Yes, an employer violates the NLRA by discharging employees for public communications unless those communications are unprotected by Jefferson Standard, which the Board reasonably interpreted to require a direct link to a labor dispute and a malicious motive to harm the employer, neither of which was met here to justify finding the activity unprotected. The dissent argued that Jefferson Standard did not establish an explicit test for disloyalty, leaving the task of defining Section 7's scope to the NLRB. The Board's test, requiring that communications be directly linked to an ongoing labor dispute and that employees possess a malicious motive to harm the employer, is a permissible and reasonable interpretation of the Act. The posters were directly linked to the sick leave dispute ("Help Jimmy John’s Workers Win Sick Days"), unlike the handbills in Jefferson Standard. Furthermore, the Board's reliance on a malicious motive is consistent with Supreme Court and Eighth Circuit precedent (Washington Aluminum Co., Red Top, Inc.) and is entitled to Chevron deference. The dissent contended that the majority's strict dichotomy between targeting labor practices versus disparaging product quality is unsupported and impractical in labor disputes where such issues often intersect. The Board's finding that the employees lacked a malicious motive and that the communications merely suggested a "realistic potential for illness" was a reasonable conclusion, and thus, the court should have deferred to the Board's decision that the Sick Day poster campaign was protected activity. Therefore, the solicitation to remove the posters would also be an unfair labor practice.

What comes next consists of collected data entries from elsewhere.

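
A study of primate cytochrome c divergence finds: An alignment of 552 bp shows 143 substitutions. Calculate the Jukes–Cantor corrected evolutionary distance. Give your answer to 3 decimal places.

p = 143/552 ≈ 0.259058.
d = −(3/4) ln(1 − 4p/3) = −0.75 ln(1 − 0.345411) = −0.75 ln(0.654589)
  = −0.75 × (-0.423748) = 0.317811 substitutions/site.

0.318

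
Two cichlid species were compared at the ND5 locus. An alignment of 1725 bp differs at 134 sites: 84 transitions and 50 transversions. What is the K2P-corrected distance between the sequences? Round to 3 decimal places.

P = 84/1725 ≈ 0.048696 and Q = 50/1725 ≈ 0.028986.
Under the Kimura two-parameter model, d = −½ ln(1 − 2P − Q) − ¼ ln(1 − 2Q).
1 − 2P − Q = 0.873622, giving −½ ln(0.873622) = 0.067554.
1 − 2Q = 0.942028, giving −¼ ln(0.942028) = 0.014930.
d = 0.067554 + 0.014930 = 0.082484.

0.082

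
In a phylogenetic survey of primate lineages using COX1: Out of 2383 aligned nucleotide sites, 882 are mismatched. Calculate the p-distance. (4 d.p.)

0.3701

p = 882/2383 = 0.370121… ≈ 0.3701 (to 4 d.p.).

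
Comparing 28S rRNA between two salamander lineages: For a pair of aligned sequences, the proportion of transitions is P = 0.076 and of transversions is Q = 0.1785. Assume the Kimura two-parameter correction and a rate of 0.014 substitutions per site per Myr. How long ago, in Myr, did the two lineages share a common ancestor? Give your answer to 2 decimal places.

Under the Kimura two-parameter model, d = −½ ln(1 − 2P − Q) − ¼ ln(1 − 2Q).
1 − 2P − Q = 0.6695, giving −½ ln(0.6695) = 0.200612.
1 − 2Q = 0.643, giving −¼ ln(0.643) = 0.110403.
d = 0.200612 + 0.110403 = 0.311015.
Under a molecular clock d = 2μt, so t = d/(2μ) = 0.311015 / (2 × 0.014) = 11.11 Myr.

11.11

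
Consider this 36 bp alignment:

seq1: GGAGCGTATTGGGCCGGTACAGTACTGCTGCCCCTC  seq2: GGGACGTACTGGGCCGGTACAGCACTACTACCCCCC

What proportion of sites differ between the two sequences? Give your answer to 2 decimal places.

The sequences differ at 7 of 36 positions (sites 3, 4, 9, 23, 27, 30, 35).
p = 7/36 = 0.194444… ≈ 0.19 (to 2 d.p.).

0.19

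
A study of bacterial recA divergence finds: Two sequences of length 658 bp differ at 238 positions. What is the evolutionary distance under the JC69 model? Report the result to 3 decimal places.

p = 238/658 ≈ 0.361702.
d = −(3/4) ln(1 − 4p/3) = −0.75 ln(1 − 0.482269) = −0.75 ln(0.517731)
  = −0.75 × (-0.658299) = 0.493724 substitutions/site.

0.494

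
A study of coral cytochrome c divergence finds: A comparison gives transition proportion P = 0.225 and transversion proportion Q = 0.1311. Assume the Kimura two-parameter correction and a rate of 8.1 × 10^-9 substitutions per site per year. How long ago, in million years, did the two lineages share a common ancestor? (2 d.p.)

Under the Kimura two-parameter model, d = −½ ln(1 − 2P − Q) − ¼ ln(1 − 2Q).
1 − 2P − Q = 0.4189, giving −½ ln(0.4189) = 0.435062.
1 − 2Q = 0.7378, giving −¼ ln(0.7378) = 0.076021.
d = 0.435062 + 0.076021 = 0.511083.
Under a molecular clock d = 2μt, so t = d/(2μ) = 0.511083 / (2 × 8.1 × 10^-9) = 31.55 million years.

31.55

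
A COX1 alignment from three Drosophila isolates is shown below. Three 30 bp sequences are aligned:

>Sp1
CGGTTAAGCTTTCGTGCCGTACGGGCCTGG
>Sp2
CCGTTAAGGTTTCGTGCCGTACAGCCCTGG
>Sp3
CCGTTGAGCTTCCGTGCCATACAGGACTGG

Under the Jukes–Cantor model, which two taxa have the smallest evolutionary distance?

Sp1 and Sp2

Sp1–Sp2: 4/30 differ, p = 0.133, d = 0.147.
Sp1–Sp3: 6/30 differ, p = 0.200, d = 0.233.
Sp2–Sp3: 6/30 differ, p = 0.200, d = 0.233.
The smallest distance is between Sp1 and Sp2.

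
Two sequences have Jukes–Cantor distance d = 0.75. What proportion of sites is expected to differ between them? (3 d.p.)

p = (3/4)(1 − e^(−4d/3)) = 0.75 × (1 − e^(-1)) = 0.75 × (1 − 0.367879) = 0.474091.

0.474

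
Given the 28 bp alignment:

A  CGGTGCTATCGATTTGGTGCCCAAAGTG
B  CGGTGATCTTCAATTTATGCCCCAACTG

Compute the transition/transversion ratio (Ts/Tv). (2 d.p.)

Transitions are A↔G and C↔T; transversions are all other mismatches.
Transitions: 2. Transversions: 7.
R = 2/7 = 0.285714… ≈ 0.29 (to 2 d.p.).

0.29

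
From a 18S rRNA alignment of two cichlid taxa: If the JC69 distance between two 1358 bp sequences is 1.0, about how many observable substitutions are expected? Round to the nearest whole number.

Invert JC69: p = (3/4)(1 − e^(−4d/3)) = 0.75 × (1 − e^(-1.333333)) = 0.75 × (1 − 0.263597) = 0.552302.
Expected differing sites = pL ≈ 0.552302 × 1358 = 750.026116 ≈ 750.

750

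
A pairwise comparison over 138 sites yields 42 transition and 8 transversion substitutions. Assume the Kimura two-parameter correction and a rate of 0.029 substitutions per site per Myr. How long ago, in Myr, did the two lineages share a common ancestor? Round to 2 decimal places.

10.00

P = 42/138 ≈ 0.304348 and Q = 8/138 ≈ 0.057971.
Under the Kimura two-parameter model, d = −½ ln(1 − 2P − Q) − ¼ ln(1 − 2Q).
1 − 2P − Q = 0.333333, giving −½ ln(0.333333) = 0.549307.
1 − 2Q = 0.884058, giving −¼ ln(0.884058) = 0.030808.
d = 0.549307 + 0.030808 = 0.580115.
Under a molecular clock d = 2μt, so t = d/(2μ) = 0.580115 / (2 × 0.029) = 10.00 Myr.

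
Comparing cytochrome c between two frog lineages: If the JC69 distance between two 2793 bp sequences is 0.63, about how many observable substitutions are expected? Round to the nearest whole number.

Invert JC69: p = (3/4)(1 − e^(−4d/3)) = 0.75 × (1 − e^(-0.84)) = 0.75 × (1 − 0.431711) = 0.426217.
Expected differing sites = pL ≈ 0.426217 × 2793 = 1190.424081 ≈ 1190.

1190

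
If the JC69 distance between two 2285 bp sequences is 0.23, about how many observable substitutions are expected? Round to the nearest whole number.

Invert JC69: p = (3/4)(1 − e^(−4d/3)) = 0.75 × (1 − e^(-0.306667)) = 0.75 × (1 − 0.735896) = 0.198078.
Expected differing sites = pL ≈ 0.198078 × 2285 = 452.60823 ≈ 453.

453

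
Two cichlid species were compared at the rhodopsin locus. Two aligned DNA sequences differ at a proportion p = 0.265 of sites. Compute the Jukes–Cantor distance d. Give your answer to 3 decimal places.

0.327

d = −(3/4) ln(1 − 4p/3) = −0.75 ln(1 − 0.353333) = −0.75 ln(0.646667)
  = −0.75 × (-0.435924) = 0.326943 substitutions/site.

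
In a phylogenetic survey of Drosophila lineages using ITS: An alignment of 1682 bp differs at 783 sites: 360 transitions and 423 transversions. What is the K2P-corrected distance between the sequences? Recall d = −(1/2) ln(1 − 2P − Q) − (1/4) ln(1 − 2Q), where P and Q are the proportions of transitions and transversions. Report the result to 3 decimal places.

0.744

P = 360/1682 ≈ 0.214031 and Q = 423/1682 ≈ 0.251486.
Under the Kimura two-parameter model, d = −½ ln(1 − 2P − Q) − ¼ ln(1 − 2Q).
1 − 2P − Q = 0.320452, giving −½ ln(0.320452) = 0.569011.
1 − 2Q = 0.497028, giving −¼ ln(0.497028) = 0.174777.
d = 0.569011 + 0.174777 = 0.743788.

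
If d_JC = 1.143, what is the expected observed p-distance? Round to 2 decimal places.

0.59

p = (3/4)(1 − e^(−4d/3)) = 0.75 × (1 − e^(-1.524)) = 0.75 × (1 − 0.217839) = 0.586621.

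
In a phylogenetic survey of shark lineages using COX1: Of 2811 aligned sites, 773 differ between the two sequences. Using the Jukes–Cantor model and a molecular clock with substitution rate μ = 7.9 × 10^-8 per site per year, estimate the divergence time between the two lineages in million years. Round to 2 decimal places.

2.17

p = 773/2811 ≈ 0.274991.
d = −(3/4) ln(1 − 4p/3) = −0.75 ln(1 − 0.366655) = −0.75 ln(0.633345)
  = −0.75 × (-0.456740) = 0.342555 substitutions/site.
Under a molecular clock d = 2μt, so t = d/(2μ) = 0.342555 / (2 × 7.9 × 10^-8) = 2.17 million years.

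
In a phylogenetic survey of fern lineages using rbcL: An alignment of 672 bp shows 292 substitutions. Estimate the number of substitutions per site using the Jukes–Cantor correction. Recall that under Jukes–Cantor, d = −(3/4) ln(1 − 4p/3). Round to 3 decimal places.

p = 292/672 ≈ 0.434524.
d = −(3/4) ln(1 − 4p/3) = −0.75 ln(1 − 0.579365) = −0.75 ln(0.420635)
  = −0.75 × (-0.865990) = 0.649493 substitutions/site.

0.649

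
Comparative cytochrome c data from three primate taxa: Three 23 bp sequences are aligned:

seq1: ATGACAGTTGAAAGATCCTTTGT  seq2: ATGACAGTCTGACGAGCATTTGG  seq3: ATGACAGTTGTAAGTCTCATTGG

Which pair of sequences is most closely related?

seq1 and seq3

seq1–seq2: 7/23 differ, p = 0.304, d = 0.390.
seq1–seq3: 6/23 differ, p = 0.261, d = 0.321.
seq2–seq3: 9/23 differ, p = 0.391, d = 0.553.
The smallest distance is between seq1 and seq3.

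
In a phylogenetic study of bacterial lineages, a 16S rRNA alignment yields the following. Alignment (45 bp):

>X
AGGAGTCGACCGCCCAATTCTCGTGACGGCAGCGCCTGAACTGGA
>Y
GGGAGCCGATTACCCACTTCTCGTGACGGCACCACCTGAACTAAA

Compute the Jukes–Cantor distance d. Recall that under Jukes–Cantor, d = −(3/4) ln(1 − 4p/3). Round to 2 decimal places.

The sequences differ at 10 of 45 sites (1, 6, 10, 11, 12, 17, 32, 34, 43, 44), so p = 10/45 ≈ 0.222222.
d = −(3/4) ln(1 − 4p/3) = −0.75 ln(1 − 0.296296) = −0.75 ln(0.703704)
  = −0.75 × (-0.351397) = 0.263548 substitutions/site.

0.26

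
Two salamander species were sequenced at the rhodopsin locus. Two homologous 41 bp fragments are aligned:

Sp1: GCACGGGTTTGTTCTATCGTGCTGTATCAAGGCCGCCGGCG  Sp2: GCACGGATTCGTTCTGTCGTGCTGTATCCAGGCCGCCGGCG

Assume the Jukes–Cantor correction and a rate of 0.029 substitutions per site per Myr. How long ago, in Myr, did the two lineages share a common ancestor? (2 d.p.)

1.80

The sequences differ at 4 of 41 sites (7, 10, 16, 29), so p = 4/41 ≈ 0.097561.
d = −(3/4) ln(1 − 4p/3) = −0.75 ln(1 − 0.130081) = −0.75 ln(0.869919)
  = −0.75 × (-0.139355) = 0.104516 substitutions/site.
Under a molecular clock d = 2μt, so t = d/(2μ) = 0.104516 / (2 × 0.029) = 1.80 Myr.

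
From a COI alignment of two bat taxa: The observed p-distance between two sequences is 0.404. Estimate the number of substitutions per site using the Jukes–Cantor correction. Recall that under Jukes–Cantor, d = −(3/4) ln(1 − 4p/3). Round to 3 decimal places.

0.580

d = −(3/4) ln(1 − 4p/3) = −0.75 ln(1 − 0.538667) = −0.75 ln(0.461333)
  = −0.75 × (-0.773635) = 0.580226 substitutions/site.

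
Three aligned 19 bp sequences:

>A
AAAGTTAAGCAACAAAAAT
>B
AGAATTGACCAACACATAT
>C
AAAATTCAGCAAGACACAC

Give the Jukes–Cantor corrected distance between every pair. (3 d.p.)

A–B: 6/19 sites differ → p ≈ 0.315789, d = −0.75 ln(1 − 0.421052) = 0.409907 ≈ 0.410.
A–C: 6/19 sites differ → p ≈ 0.315789, d = −0.75 ln(1 − 0.421052) = 0.409907 ≈ 0.410.
B–C: 6/19 sites differ → p ≈ 0.315789, d = −0.75 ln(1 − 0.421052) = 0.409907 ≈ 0.410.

d(A,B) = 0.410, d(A,C) = 0.410, d(B,C) = 0.410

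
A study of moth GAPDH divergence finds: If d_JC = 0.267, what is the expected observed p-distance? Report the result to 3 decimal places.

0.225

p = (3/4)(1 − e^(−4d/3)) = 0.75 × (1 − e^(-0.356)) = 0.75 × (1 − 0.700473) = 0.224645.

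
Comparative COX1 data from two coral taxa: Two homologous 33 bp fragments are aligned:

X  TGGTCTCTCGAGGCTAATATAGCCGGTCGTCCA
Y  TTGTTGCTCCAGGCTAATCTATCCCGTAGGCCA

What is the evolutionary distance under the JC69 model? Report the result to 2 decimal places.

0.34

The sequences differ at 9 of 33 sites (2, 5, 6, 10, 19, 22, 25, 28, 30), so p = 9/33 ≈ 0.272727.
d = −(3/4) ln(1 − 4p/3) = −0.75 ln(1 − 0.363636) = −0.75 ln(0.636364)
  = −0.75 × (-0.451985) = 0.338989 substitutions/site.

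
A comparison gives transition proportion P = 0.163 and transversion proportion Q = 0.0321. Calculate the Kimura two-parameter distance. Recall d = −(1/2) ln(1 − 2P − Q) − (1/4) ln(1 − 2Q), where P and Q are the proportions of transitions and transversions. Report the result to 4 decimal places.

Under the Kimura two-parameter model, d = −½ ln(1 − 2P − Q) − ¼ ln(1 − 2Q).
1 − 2P − Q = 0.6419, giving −½ ln(0.6419) = 0.221661.
1 − 2Q = 0.9358, giving −¼ ln(0.9358) = 0.016588.
d = 0.221661 + 0.016588 = 0.238249.

0.2382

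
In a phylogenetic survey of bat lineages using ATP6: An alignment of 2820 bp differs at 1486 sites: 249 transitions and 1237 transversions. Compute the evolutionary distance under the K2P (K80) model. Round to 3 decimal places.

P = 249/2820 ≈ 0.088298 and Q = 1237/2820 ≈ 0.438652.
Under the Kimura two-parameter model, d = −½ ln(1 − 2P − Q) − ¼ ln(1 − 2Q).
1 − 2P − Q = 0.384752, giving −½ ln(0.384752) = 0.477578.
1 − 2Q = 0.122696, giving −¼ ln(0.122696) = 0.524511.
d = 0.477578 + 0.524511 = 1.002089.

1.002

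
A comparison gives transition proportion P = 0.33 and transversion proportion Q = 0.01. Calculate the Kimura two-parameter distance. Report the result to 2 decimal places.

Under the Kimura two-parameter model, d = −½ ln(1 − 2P − Q) − ¼ ln(1 − 2Q).
1 − 2P − Q = 0.33, giving −½ ln(0.33) = 0.554331.
1 − 2Q = 0.98, giving −¼ ln(0.98) = 0.005051.
d = 0.554331 + 0.005051 = 0.559382.

0.56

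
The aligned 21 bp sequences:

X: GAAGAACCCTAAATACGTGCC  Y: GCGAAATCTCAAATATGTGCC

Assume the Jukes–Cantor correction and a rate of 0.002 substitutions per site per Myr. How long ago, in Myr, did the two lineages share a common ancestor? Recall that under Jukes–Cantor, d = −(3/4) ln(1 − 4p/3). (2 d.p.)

110.21

The sequences differ at 7 of 21 sites (2, 3, 4, 7, 9, 10, 16), so p = 7/21 ≈ 0.333333.
d = −(3/4) ln(1 − 4p/3) = −0.75 ln(1 − 0.444444) = −0.75 ln(0.555556)
  = −0.75 × (-0.587786) = 0.440840 substitutions/site.
Under a molecular clock d = 2μt, so t = d/(2μ) = 0.440840 / (2 × 0.002) = 110.21 Myr.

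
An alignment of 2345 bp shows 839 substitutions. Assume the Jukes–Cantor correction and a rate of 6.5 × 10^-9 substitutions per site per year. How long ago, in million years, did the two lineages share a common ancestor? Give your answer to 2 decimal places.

37.40

p = 839/2345 ≈ 0.357783.
d = −(3/4) ln(1 − 4p/3) = −0.75 ln(1 − 0.477044) = −0.75 ln(0.522956)
  = −0.75 × (-0.648258) = 0.486194 substitutions/site.
Under a molecular clock d = 2μt, so t = d/(2μ) = 0.486194 / (2 × 6.5 × 10^-9) = 37.40 million years.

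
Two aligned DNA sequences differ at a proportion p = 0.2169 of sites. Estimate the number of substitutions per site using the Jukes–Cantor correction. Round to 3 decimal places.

d = −(3/4) ln(1 − 4p/3) = −0.75 ln(1 − 0.2892) = −0.75 ln(0.7108)
  = −0.75 × (-0.341364) = 0.256023 substitutions/site.

0.256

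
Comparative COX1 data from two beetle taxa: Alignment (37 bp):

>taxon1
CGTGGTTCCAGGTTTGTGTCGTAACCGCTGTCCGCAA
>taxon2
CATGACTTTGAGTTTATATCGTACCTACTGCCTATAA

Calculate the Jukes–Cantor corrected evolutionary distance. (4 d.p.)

0.6445

The sequences differ at 16 of 37 sites, so p = 16/37 ≈ 0.432432.
d = −(3/4) ln(1 − 4p/3) = −0.75 ln(1 − 0.576576) = −0.75 ln(0.423424)
  = −0.75 × (-0.859381) = 0.644536 substitutions/site.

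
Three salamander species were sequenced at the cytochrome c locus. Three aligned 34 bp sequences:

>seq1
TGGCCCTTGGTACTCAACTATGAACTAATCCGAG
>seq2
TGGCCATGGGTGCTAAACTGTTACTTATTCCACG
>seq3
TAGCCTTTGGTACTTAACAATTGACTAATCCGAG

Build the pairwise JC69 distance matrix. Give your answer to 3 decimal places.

seq1–seq2: 11/34 sites differ → p ≈ 0.323529, d = −0.75 ln(1 − 0.431372) = 0.423397 ≈ 0.423.
seq1–seq3: 6/34 sites differ → p ≈ 0.176471, d = −0.75 ln(1 − 0.235295) = 0.201199 ≈ 0.201.
seq2–seq3: 13/34 sites differ → p ≈ 0.382353, d = −0.75 ln(1 − 0.509804) = 0.534712 ≈ 0.535.

d(seq1,seq2) = 0.423, d(seq1,seq3) = 0.201, d(seq2,seq3) = 0.535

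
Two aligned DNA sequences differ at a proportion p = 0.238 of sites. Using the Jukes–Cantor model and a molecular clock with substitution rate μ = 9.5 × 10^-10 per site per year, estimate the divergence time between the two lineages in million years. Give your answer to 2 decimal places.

d = −(3/4) ln(1 − 4p/3) = −0.75 ln(1 − 0.317333) = −0.75 ln(0.682667)
  = −0.75 × (-0.381748) = 0.286311 substitutions/site.
Under a molecular clock d = 2μt, so t = d/(2μ) = 0.286311 / (2 × 9.5 × 10^-10) = 150.69 million years.

150.69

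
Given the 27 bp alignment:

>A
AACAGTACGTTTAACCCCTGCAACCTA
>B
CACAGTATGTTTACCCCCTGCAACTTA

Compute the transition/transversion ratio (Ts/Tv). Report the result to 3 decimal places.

Transitions are A↔G and C↔T; transversions are all other mismatches.
Transitions: 2. Transversions: 2.
R = 2/2 = 1.000.

1.000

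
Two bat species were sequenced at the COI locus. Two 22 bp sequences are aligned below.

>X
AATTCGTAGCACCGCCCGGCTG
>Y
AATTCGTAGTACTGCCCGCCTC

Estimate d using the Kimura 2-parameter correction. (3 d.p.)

0.209

Of 22 sites, 2 differences are transitions and 2 are transversions, so P = 2/22 ≈ 0.090909 and Q = 2/22 ≈ 0.090909.
Under the Kimura two-parameter model, d = −½ ln(1 − 2P − Q) − ¼ ln(1 − 2Q).
1 − 2P − Q = 0.727273, giving −½ ln(0.727273) = 0.159227.
1 − 2Q = 0.818182, giving −¼ ln(0.818182) = 0.050168.
d = 0.159227 + 0.050168 = 0.209395.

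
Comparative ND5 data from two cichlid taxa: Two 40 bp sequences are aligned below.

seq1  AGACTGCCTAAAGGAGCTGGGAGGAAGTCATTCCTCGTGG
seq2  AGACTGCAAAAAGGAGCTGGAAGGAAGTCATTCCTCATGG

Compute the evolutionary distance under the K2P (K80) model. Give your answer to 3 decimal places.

Of 40 sites, 2 differences are transitions and 2 are transversions, so P = 2/40 = 0.05 and Q = 2/40 = 0.05.
Under the Kimura two-parameter model, d = −½ ln(1 − 2P − Q) − ¼ ln(1 − 2Q).
1 − 2P − Q = 0.85, giving −½ ln(0.85) = 0.081259.
1 − 2Q = 0.9, giving −¼ ln(0.9) = 0.026340.
d = 0.081259 + 0.026340 = 0.107599.

0.108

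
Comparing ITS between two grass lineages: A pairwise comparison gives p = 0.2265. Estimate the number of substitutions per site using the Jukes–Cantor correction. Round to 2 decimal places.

0.27

d = −(3/4) ln(1 − 4p/3) = −0.75 ln(1 − 0.302) = −0.75 ln(0.698)
  = −0.75 × (-0.359536) = 0.269652 substitutions/site.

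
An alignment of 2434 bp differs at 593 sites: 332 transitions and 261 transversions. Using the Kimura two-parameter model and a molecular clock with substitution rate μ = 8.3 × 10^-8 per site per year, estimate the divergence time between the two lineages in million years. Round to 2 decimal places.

1.80

P = 332/2434 ≈ 0.136401 and Q = 261/2434 ≈ 0.107231.
Under the Kimura two-parameter model, d = −½ ln(1 − 2P − Q) − ¼ ln(1 − 2Q).
1 − 2P − Q = 0.619967, giving −½ ln(0.619967) = 0.239045.
1 − 2Q = 0.785538, giving −¼ ln(0.785538) = 0.060347.
d = 0.239045 + 0.060347 = 0.299392.
Under a molecular clock d = 2μt, so t = d/(2μ) = 0.299392 / (2 × 8.3 × 10^-8) = 1.80 million years.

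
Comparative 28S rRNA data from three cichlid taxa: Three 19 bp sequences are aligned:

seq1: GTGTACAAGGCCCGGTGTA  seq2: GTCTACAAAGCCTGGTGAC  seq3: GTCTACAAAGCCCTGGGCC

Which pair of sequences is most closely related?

seq1–seq2: 5/19 differ, p = 0.263, d = 0.324.
seq1–seq3: 6/19 differ, p = 0.316, d = 0.410.
seq2–seq3: 4/19 differ, p = 0.211, d = 0.247.
The smallest distance is between seq2 and seq3.

seq2 and seq3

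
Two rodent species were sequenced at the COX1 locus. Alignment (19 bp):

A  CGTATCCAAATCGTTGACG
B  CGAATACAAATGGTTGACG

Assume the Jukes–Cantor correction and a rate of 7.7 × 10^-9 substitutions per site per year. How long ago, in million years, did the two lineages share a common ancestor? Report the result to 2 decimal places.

The sequences differ at 3 of 19 sites (3, 6, 12), so p = 3/19 ≈ 0.157895.
d = −(3/4) ln(1 − 4p/3) = −0.75 ln(1 − 0.210527) = −0.75 ln(0.789473)
  = −0.75 × (-0.236390) = 0.177293 substitutions/site.
Under a molecular clock d = 2μt, so t = d/(2μ) = 0.177293 / (2 × 7.7 × 10^-9) = 11.51 million years.

11.51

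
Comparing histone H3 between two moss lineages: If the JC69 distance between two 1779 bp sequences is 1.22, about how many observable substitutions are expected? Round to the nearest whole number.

1072

Invert JC69: p = (3/4)(1 − e^(−4d/3)) = 0.75 × (1 − e^(-1.626667)) = 0.75 × (1 − 0.196584) = 0.602562.
Expected differing sites = pL ≈ 0.602562 × 1779 = 1071.957798 ≈ 1072.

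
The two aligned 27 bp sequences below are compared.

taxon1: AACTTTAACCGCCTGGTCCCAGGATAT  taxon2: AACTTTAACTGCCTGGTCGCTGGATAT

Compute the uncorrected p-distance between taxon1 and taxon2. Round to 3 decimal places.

The sequences differ at 3 of 27 positions (sites 10, 19, 21).
p = 3/27 = 0.111111… ≈ 0.111 (to 3 d.p.).

0.111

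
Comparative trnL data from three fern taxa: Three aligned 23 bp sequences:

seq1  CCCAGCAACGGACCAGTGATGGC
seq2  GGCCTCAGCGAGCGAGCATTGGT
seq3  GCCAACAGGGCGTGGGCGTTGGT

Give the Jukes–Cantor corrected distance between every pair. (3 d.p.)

seq1–seq2: 12/23 sites differ → p ≈ 0.521739, d = −0.75 ln(1 − 0.695652) = 0.892188 ≈ 0.892.
seq1–seq3: 12/23 sites differ → p ≈ 0.521739, d = −0.75 ln(1 − 0.695652) = 0.892188 ≈ 0.892.
seq2–seq3: 8/23 sites differ → p ≈ 0.347826, d = −0.75 ln(1 − 0.463768) = 0.467391 ≈ 0.467.

d(seq1,seq2) = 0.892, d(seq1,seq3) = 0.892, d(seq2,seq3) = 0.467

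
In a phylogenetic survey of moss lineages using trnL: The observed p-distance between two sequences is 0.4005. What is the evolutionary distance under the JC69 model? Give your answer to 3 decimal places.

d = −(3/4) ln(1 − 4p/3) = −0.75 ln(1 − 0.534) = −0.75 ln(0.466)
  = −0.75 × (-0.763570) = 0.572678 substitutions/site.

0.573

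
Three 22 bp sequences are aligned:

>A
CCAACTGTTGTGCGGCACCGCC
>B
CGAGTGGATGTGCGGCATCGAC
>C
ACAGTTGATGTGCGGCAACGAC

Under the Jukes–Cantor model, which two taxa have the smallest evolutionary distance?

B and C

A–B: 7/22 differ, p = 0.318, d = 0.414.
A–C: 6/22 differ, p = 0.273, d = 0.339.
B–C: 4/22 differ, p = 0.182, d = 0.208.
The smallest distance is between B and C.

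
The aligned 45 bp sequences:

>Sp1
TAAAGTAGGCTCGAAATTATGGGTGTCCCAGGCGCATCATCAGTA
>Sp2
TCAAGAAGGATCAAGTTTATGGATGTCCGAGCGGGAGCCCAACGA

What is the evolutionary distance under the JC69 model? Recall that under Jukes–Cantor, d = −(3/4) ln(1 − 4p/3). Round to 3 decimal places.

0.525

The sequences differ at 17 of 45 sites, so p = 17/45 ≈ 0.377778.
d = −(3/4) ln(1 − 4p/3) = −0.75 ln(1 − 0.503704) = −0.75 ln(0.496296)
  = −0.75 × (-0.700583) = 0.525437 substitutions/site.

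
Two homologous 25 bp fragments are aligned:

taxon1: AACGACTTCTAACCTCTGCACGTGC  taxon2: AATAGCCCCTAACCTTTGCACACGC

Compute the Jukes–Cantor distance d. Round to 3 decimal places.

0.417

The sequences differ at 8 of 25 sites (3, 4, 5, 7, 8, 16, 22, 23), so p = 8/25 = 0.32.
d = −(3/4) ln(1 − 4p/3) = −0.75 ln(1 − 0.426667) = −0.75 ln(0.573333)
  = −0.75 × (-0.556289) = 0.417217 substitutions/site.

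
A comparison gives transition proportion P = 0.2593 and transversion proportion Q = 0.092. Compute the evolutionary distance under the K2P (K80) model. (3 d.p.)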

Concurring - Colloton, Circuit Judge

The Board's conclusion that employees lacked a malicious motive was not supported by substantial evidence. While concurring in the judgment (that MikLin lawfully disciplined/discharged employees regarding the posters), the concurring opinion declined to join the majority's broader interpretation of Jefferson Standard. Instead, it relied on the narrower ground that, even under the Board’s own standard (which requires a "malicious motive" for disloyalty), the evidence in this case compelled the opposite conclusion. The concurrence argued that the employees "obviously intended to harm MikLin’s business" through their actions, such as intentionally choosing flu season, including materially false and misleading statements, and selecting public communications "calculated to alienate the public’s patronage." Therefore, the employees acted with malicious motive and their conduct was "flagrantly disloyal, wholly incommensurate with any grievance," making the Board's finding to the contrary unsupported by substantial evidence. The concurrence agreed with the majority's conclusions regarding the other two Section 8(a)(1) violations.



Analysis:

This case significantly clarifies the distinction between protected concerted activity and unprotected disloyalty under the National Labor Relations Act, reaffirming the enduring strictures of Jefferson Standard. By rejecting the NLRB's "malicious motive" standard for product disparagement, the Eighth Circuit shifts the focus back to an objective assessment of the means used by employees and the nature of the harm caused. The ruling provides employers with greater latitude to discipline employees for public communications that sharply disparage the company's product, especially when those communications contain false or misleading statements, even if made in the context of a legitimate labor dispute. This decision underscores that the right to engage in concerted activities is not absolute and does not grant employees a license to inflict severe, long-lasting damage to an employer's business reputation through product-focused attacks.